When we talked later, she told me that she’d also done a lymphatic flush and mind clearing. The latter was truly interesting because close to the end of the session I was suddenly aware of a thin red line swirling around my head at eye level. It reminded me of the scanners at store check-outs, but instead of being a steady line, it gave the impression that it was shooting around my head.

Right now I am feeling a little wrung out. The lymph flush no doubt. Therapeutic massage has the same effect though it tends to lag about 24 hrs whereas this hit within hours. Not likely something that would happen if I were not battling allergies and had a good night’s sleep under my belt. Last night was fitful because I am not tolerating the sawdust. My eyes swelled and itch intolerably. Gogi berry caps are good but not decisive in quelling the histamine reaction entirely.

The past couple of days has given me a chance to gab girl-style in a way I haven’t been able to for quite a while. I am reminded again of my isolation living here without family and old friends. Though it is a ways off still, the planned trip to Iowa is welcome. I plan to take advantage of proximity and indulge in old ties.

Reiki and Healing Touch are not so far removed from my yoga training as they might sound. It’s all energy based. We are essentially bits of charged matter that decided for reasons unknown to take solid shape. My yoga teachers and my massage therapist talk about transference of energy in physical adjustments, and I was a public school teacher long enough to know that there is more than a bit of energy corralling and exchange going on in the pupil-teacher relationship.

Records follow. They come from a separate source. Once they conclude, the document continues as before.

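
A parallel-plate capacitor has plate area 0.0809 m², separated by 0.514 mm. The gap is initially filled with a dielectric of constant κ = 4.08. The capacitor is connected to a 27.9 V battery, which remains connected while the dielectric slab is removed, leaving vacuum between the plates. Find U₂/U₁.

U₂/U₁ ≈ 0.245

Battery connected ⇒ V is held fixed.
C₂ = 0.245 C₁ and U = ½CV², so U₂/U₁ = C₂/C₁ = 0.245.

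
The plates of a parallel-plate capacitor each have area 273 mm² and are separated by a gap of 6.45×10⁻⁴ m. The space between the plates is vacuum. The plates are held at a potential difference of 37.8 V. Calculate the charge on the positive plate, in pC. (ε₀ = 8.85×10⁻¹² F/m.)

Q ≈ 142 pC

A = 273 mm² = 2.73×10⁻⁴ m².
C = ε₀A/d = 8.85×10⁻¹² × 2.73×10⁻⁴ / 6.45×10⁻⁴ = 3.75×10⁻¹² F.
Q = CV = 3.75×10⁻¹² × 37.8 = 1.42×10⁻¹⁰ C.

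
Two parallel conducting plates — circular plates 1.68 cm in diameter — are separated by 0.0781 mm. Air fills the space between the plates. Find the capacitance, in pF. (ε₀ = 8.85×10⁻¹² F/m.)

A = π(1.68/2 cm)² = 2.22×10⁻⁴ m².
C = ε₀A/d = 8.85×10⁻¹² × 2.22×10⁻⁴ / 7.81×10⁻⁵ = 2.51×10⁻¹¹ F.

25.1 pF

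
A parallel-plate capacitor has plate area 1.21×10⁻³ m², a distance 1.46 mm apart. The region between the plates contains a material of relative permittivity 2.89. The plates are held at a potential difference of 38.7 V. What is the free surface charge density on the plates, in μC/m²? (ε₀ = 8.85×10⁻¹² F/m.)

C = κε₀A/d = 2.89 × 8.85×10⁻¹² × 1.21×10⁻³ / 1.46×10⁻³ = 2.12×10⁻¹¹ F.
σ = Q/A = CV/A = 2.12×10⁻¹¹ × 38.7 / 1.21×10⁻³ = 6.78×10⁻⁷ C/m².

σ ≈ 0.678 μC/m²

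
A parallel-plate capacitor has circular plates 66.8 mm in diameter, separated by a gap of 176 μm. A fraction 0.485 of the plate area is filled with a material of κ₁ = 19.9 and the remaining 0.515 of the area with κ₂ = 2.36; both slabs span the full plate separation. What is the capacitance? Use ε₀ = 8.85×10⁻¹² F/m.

C ≈ 1.92 nF

A = π(66.8/2 mm)² = 3.50×10⁻³ m².
Side-by-side slabs ⇒ two capacitors in parallel, each spanning the full gap.
C₁ = κ₁ε₀A₁/d = 19.9 × 8.85×10⁻¹² × 1.70×10⁻³ / 1.76×10⁻⁴ = 1.70×10⁻⁹ F.
C₂ = κ₂ε₀A₂/d = 2.36 × 8.85×10⁻¹² × 1.80×10⁻³ / 1.76×10⁻⁴ = 2.14×10⁻¹⁰ F.
C = C₁ + C₂ = 1.92×10⁻⁹ F.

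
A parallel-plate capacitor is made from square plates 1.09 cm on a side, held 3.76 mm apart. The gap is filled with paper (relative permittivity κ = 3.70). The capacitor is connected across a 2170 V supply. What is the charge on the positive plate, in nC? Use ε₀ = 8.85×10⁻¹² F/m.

A = (1.09 cm)² = 1.19×10⁻⁴ m².
C = κε₀A/d = 3.70 × 8.85×10⁻¹² × 1.19×10⁻⁴ / 3.76×10⁻³ = 1.03×10⁻¹² F.
Q = CV = 1.03×10⁻¹² × 2170 = 2.25×10⁻⁹ C.

2.25 nC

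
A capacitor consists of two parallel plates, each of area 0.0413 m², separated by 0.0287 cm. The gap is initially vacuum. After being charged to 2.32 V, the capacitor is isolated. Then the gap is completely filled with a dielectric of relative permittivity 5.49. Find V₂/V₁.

V₂/V₁ ≈ 0.182

Isolated ⇒ Q is held fixed.
C₂ = 5.49 C₁ and V = Q/C, so V₂/V₁ = C₁/C₂ = 0.182.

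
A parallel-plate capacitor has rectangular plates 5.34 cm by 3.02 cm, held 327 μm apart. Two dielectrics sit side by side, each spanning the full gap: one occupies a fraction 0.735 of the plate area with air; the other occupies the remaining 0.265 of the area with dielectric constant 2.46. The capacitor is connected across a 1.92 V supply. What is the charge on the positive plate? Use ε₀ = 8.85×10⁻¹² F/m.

Q ≈ 116 pC

A = 5.34 × 3.02 cm² = 1.61×10⁻³ m².
Side-by-side slabs ⇒ two capacitors in parallel, each spanning the full gap.
C₁ = κ₁ε₀A₁/d = 1.00 × 8.85×10⁻¹² × 1.19×10⁻³ / 3.27×10⁻⁴ = 3.21×10⁻¹¹ F.
C₂ = κ₂ε₀A₂/d = 2.46 × 8.85×10⁻¹² × 4.27×10⁻⁴ / 3.27×10⁻⁴ = 2.85×10⁻¹¹ F.
C = C₁ + C₂ = 6.05×10⁻¹¹ F.
Q = CV = 6.05×10⁻¹¹ × 1.92 = 1.16×10⁻¹⁰ C.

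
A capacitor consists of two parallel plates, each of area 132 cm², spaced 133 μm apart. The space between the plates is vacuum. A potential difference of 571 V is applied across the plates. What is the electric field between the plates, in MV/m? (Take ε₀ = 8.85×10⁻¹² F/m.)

E = V/d = 571 / 1.33×10⁻⁴ = 4.29×10⁶ V/m.

4.29 MV/m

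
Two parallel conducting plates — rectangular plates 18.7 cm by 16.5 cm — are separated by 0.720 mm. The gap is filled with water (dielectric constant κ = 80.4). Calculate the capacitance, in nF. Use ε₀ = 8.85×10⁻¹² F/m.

30.5 nF

A = 18.7 × 16.5 cm² = 3.09×10⁻² m².
C = κε₀A/d = 80.4 × 8.85×10⁻¹² × 3.09×10⁻² / 7.20×10⁻⁴ = 3.05×10⁻⁸ F.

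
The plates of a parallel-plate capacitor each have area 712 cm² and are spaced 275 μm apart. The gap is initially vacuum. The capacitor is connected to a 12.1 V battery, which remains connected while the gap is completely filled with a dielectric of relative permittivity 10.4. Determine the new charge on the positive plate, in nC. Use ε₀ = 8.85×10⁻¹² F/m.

Q ≈ 288 nC

A = 712 cm² = 7.12×10⁻² m².
Initially C₁ = ε₀A/d = 8.85×10⁻¹² × 7.12×10⁻² / 2.75×10⁻⁴ = 2.29×10⁻⁹ F.
Q₁ = 2.77×10⁻⁸ C.
Battery connected ⇒ V is held fixed. C₂ = 10.4 C₁ and Q = CV, so Q₂/Q₁ = C₂/C₁ = 10.4.
Q₂ = 10.4 × 2.77×10⁻⁸ = 2.88×10⁻⁷ C.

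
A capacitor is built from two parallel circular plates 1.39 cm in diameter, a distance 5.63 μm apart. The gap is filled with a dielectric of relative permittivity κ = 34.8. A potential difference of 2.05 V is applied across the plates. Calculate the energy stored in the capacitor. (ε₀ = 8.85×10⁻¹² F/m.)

U ≈ 17.4 nJ

A = π(1.39/2 cm)² = 1.52×10⁻⁴ m².
C = κε₀A/d = 34.8 × 8.85×10⁻¹² × 1.52×10⁻⁴ / 5.63×10⁻⁶ = 8.30×10⁻⁹ F.
U = ½CV² = ½ × 8.30×10⁻⁹ × (2.05)² = 1.74×10⁻⁸ J.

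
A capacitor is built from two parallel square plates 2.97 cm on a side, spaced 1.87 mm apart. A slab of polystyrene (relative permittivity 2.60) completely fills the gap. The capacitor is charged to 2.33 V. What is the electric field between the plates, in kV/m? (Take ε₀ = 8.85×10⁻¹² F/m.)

E = V/d = 2.33 / 1.87×10⁻³ = 1.25×10³ V/m.

E ≈ 1.25 kV/m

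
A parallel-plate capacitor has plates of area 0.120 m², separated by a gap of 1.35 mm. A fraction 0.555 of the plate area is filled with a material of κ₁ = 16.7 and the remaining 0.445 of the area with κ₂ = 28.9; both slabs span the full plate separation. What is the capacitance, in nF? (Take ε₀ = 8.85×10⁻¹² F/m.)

C ≈ 17.4 nF

Side-by-side slabs ⇒ two capacitors in parallel, each spanning the full gap.
C₁ = κ₁ε₀A₁/d = 16.7 × 8.85×10⁻¹² × 6.66×10⁻² / 1.35×10⁻³ = 7.29×10⁻⁹ F.
C₂ = κ₂ε₀A₂/d = 28.9 × 8.85×10⁻¹² × 5.34×10⁻² / 1.35×10⁻³ = 1.01×10⁻⁸ F.
C = C₁ + C₂ = 1.74×10⁻⁸ F.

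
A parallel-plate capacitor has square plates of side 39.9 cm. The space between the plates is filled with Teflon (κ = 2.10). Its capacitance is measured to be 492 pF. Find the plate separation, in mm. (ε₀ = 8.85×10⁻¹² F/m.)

A = (39.9 cm)² = 0.159 m².
d = κε₀A/C = 2.10 × 8.85×10⁻¹² × 0.159 / 4.92×10⁻¹⁰ = 6.01×10⁻³ m.

6.01 mm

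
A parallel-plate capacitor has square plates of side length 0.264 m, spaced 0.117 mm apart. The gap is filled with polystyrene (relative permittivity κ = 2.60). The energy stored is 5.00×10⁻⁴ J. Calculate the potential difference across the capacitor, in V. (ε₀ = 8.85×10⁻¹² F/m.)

270 V

A = (0.264 m)² = 6.97×10⁻² m².
C = κε₀A/d = 2.60 × 8.85×10⁻¹² × 6.97×10⁻² / 1.17×10⁻⁴ = 1.37×10⁻⁸ F.
V = √(2U/C) = √(2 × 5.00×10⁻⁴ / 1.37×10⁻⁸) = 2.70×10² V.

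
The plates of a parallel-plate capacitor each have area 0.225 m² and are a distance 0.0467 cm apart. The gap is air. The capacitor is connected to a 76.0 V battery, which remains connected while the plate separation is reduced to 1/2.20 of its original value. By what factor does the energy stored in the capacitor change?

U₂/U₁ ≈ 2.20

Battery connected ⇒ V is held fixed.
C₂ = 2.20 C₁ and U = ½CV², so U₂/U₁ = C₂/C₁ = 2.20.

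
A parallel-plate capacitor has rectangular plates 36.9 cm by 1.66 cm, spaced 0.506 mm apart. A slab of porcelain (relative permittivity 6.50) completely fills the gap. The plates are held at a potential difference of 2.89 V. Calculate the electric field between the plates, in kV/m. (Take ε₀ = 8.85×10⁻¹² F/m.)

E = V/d = 2.89 / 5.06×10⁻⁴ = 5.71×10³ V/m.

5.71 kV/m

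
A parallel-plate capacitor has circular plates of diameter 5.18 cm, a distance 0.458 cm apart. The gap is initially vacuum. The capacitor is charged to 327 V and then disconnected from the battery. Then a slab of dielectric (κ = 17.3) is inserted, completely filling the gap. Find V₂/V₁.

Isolated ⇒ Q is held fixed.
C₂ = 17.3 C₁ and V = Q/C, so V₂/V₁ = C₁/C₂ = 0.0578.

0.0578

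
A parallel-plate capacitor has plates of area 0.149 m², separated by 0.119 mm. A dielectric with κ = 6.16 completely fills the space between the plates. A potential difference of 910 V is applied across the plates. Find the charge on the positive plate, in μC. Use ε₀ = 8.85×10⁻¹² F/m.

C = κε₀A/d = 6.16 × 8.85×10⁻¹² × 0.149 / 1.19×10⁻⁴ = 6.83×10⁻⁸ F.
Q = CV = 6.83×10⁻⁸ × 910 = 6.21×10⁻⁵ C.

62.1 μC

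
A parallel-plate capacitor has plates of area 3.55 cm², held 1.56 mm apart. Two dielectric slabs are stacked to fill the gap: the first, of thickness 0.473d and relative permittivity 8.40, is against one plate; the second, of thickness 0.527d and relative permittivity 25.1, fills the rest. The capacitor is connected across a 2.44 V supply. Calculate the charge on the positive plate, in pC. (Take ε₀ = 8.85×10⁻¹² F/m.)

A = 3.55 cm² = 3.55×10⁻⁴ m².
Stacked slabs ⇒ two capacitors in series, each with the full plate area.
C₁ = κ₁ε₀A/d₁ = 8.40 × 8.85×10⁻¹² × 3.55×10⁻⁴ / 7.38×10⁻⁴ = 3.58×10⁻¹¹ F.
C₂ = κ₂ε₀A/d₂ = 25.1 × 8.85×10⁻¹² × 3.55×10⁻⁴ / 8.22×10⁻⁴ = 9.59×10⁻¹¹ F.
C = (1/C₁ + 1/C₂)⁻¹ = 2.61×10⁻¹¹ F.
Q = CV = 2.61×10⁻¹¹ × 2.44 = 6.36×10⁻¹¹ C.

Q ≈ 63.6 pC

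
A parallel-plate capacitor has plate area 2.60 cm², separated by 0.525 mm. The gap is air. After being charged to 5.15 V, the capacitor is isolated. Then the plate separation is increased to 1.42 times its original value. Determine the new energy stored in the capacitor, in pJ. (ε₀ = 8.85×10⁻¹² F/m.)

A = 2.60 cm² = 2.60×10⁻⁴ m².
Initially C₁ = ε₀A/d = 8.85×10⁻¹² × 2.60×10⁻⁴ / 5.25×10⁻⁴ = 4.38×10⁻¹² F.
U₁ = 5.81×10⁻¹¹ J.
Isolated ⇒ Q is held fixed. C₂ = 0.704 C₁ and U = Q²/(2C), so U₂/U₁ = C₁/C₂ = 1.42.
U₂ = 1.42 × 5.81×10⁻¹¹ = 8.25×10⁻¹¹ J.

82.5 pJ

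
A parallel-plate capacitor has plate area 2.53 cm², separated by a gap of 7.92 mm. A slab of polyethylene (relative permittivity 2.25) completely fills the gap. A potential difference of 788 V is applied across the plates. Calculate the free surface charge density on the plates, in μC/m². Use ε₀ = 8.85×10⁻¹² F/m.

σ ≈ 1.98 μC/m²

A = 2.53 cm² = 2.53×10⁻⁴ m².
C = κε₀A/d = 2.25 × 8.85×10⁻¹² × 2.53×10⁻⁴ / 7.92×10⁻³ = 6.36×10⁻¹³ F.
σ = Q/A = CV/A = 6.36×10⁻¹³ × 788 / 2.53×10⁻⁴ = 1.98×10⁻⁶ C/m².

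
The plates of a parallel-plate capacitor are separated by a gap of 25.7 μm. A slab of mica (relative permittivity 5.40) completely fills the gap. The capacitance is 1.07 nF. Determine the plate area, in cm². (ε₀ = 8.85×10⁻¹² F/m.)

A = Cd/(κε₀) = 1.07×10⁻⁹ × 2.57×10⁻⁵ / (5.40 × 8.85×10⁻¹²) = 5.75×10⁻⁴ m².

A ≈ 5.75 cm²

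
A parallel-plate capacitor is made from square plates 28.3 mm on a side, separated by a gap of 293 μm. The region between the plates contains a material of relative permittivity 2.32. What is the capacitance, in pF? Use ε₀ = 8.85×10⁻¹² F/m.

56.1 pF

A = (28.3 mm)² = 8.01×10⁻⁴ m².
C = κε₀A/d = 2.32 × 8.85×10⁻¹² × 8.01×10⁻⁴ / 2.93×10⁻⁴ = 5.61×10⁻¹¹ F.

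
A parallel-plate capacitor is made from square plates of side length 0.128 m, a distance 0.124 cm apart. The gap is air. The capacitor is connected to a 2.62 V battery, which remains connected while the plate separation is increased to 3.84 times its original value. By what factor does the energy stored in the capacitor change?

Battery connected ⇒ V is held fixed.
C₂ = 0.260 C₁ and U = ½CV², so U₂/U₁ = C₂/C₁ = 0.260.

0.260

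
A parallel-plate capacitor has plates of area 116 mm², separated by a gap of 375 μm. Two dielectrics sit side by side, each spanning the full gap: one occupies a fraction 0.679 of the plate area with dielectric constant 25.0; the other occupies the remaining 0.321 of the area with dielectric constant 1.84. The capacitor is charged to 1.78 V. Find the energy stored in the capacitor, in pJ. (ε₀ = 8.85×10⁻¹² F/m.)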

That the distance healing could work was something I did not question though the intensity was a surprise. I didn’t expect it to be as immediate and intense. Of course, why wouldn’t it be? Energy is not confined in its pure form by time and space  (pardon my ignorance of physics here because I know there are rules).

I will try this again. I don’t want to abuse or presume on our friendship though. Like yoga, healing sessions should be remunerated as we value what we must pay for in some way more than what is just given to us even when it comes from a generous intention.